PG20(China Pharmaceutical University)

Through conventional and metadynamics molecular dynamics simulations, this study investigates global adsorption behaviors of the TGF-β3 protein on ultralarge-scale 20 nm × 20 nm PG_20nm and GO_20nm sheets, along with localized adsorption phenomena on smaller-scale 1.2 nm × 1.6 nm PG_1.2nm and GO_1.2nm surfaces. Global adsorption results reveal distinct material-dependent preferences: TGF-β3 selectively adsorbs at edge sites of PG_20nm sheets, with residue segments Tyr6-Tyr49 and Pro70-Pro76 maintaining close interfacial contact with the planar edges. Conversely, TGF-β3 favors central-domain adsorption on GO_20nm sheets, as evidenced by residues Asp3-Arg25, His34-Phe43, and Glu84-Ser112 forming extensive interactions with the central sheet region. The results confirm that both PG_20nm and GO_20nm sheets effectively adsorb the TGF-β3 protein. Based on the localized adsorption outcomes of four uniformly dimensioned PG_1.2nm sheets (1.2 × 1.6 nm) simultaneously interacting with four distinct regions of TGF-β3, the region containing the highest density of aromatic amino acid residues exhibits the strongest adsorption affinity.
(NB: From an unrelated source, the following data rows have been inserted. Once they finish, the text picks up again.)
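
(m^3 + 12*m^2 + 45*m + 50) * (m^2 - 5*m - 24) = m^5 + 7*m^4 - 39*m^3 - 463*m^2 - 1330*m - 1200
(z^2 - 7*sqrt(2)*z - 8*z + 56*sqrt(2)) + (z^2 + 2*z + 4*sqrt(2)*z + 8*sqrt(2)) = 2*z^2 - 6*z - 3*sqrt(2)*z + 64*sqrt(2)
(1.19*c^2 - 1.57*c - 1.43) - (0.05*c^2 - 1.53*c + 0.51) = 1.14*c^2 - 0.04*c - 1.94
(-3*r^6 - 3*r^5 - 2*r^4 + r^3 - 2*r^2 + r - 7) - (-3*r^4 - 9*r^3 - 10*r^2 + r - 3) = -3*r^6 - 3*r^5 + r^4 + 10*r^3 + 8*r^2 - 4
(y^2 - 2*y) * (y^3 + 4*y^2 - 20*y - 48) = y^5 + 2*y^4 - 28*y^3 - 8*y^2 + 96*y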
The GO_1.2nm sheet yields consistent adsorption results across the four targeted regions of TGF-β3. However, despite the advantageous positioning of both sheets for localized TGF-β3 adsorption, molecular dynamics simulations reveal that neither sheet maintains conformational consistency between the adsorbed TGF-β3 structures and the native conformation. Notably, root-mean-square fluctuation (RMSF) analysis reveals that only in the global adsorption system (GO_20nm/TGF-β3) and the localized adsorption system, where TGF-β3 adsorbs exclusively onto a single GO_1.2nm sheet (GO/TGF-β3), does TGF-β3 exhibit the capability to maintain native-like conformational characteristics. This structural preservation facilitates functional retention during adsorption processes, thereby enabling the rational design of novel graphene-based sustained-release delivery platforms.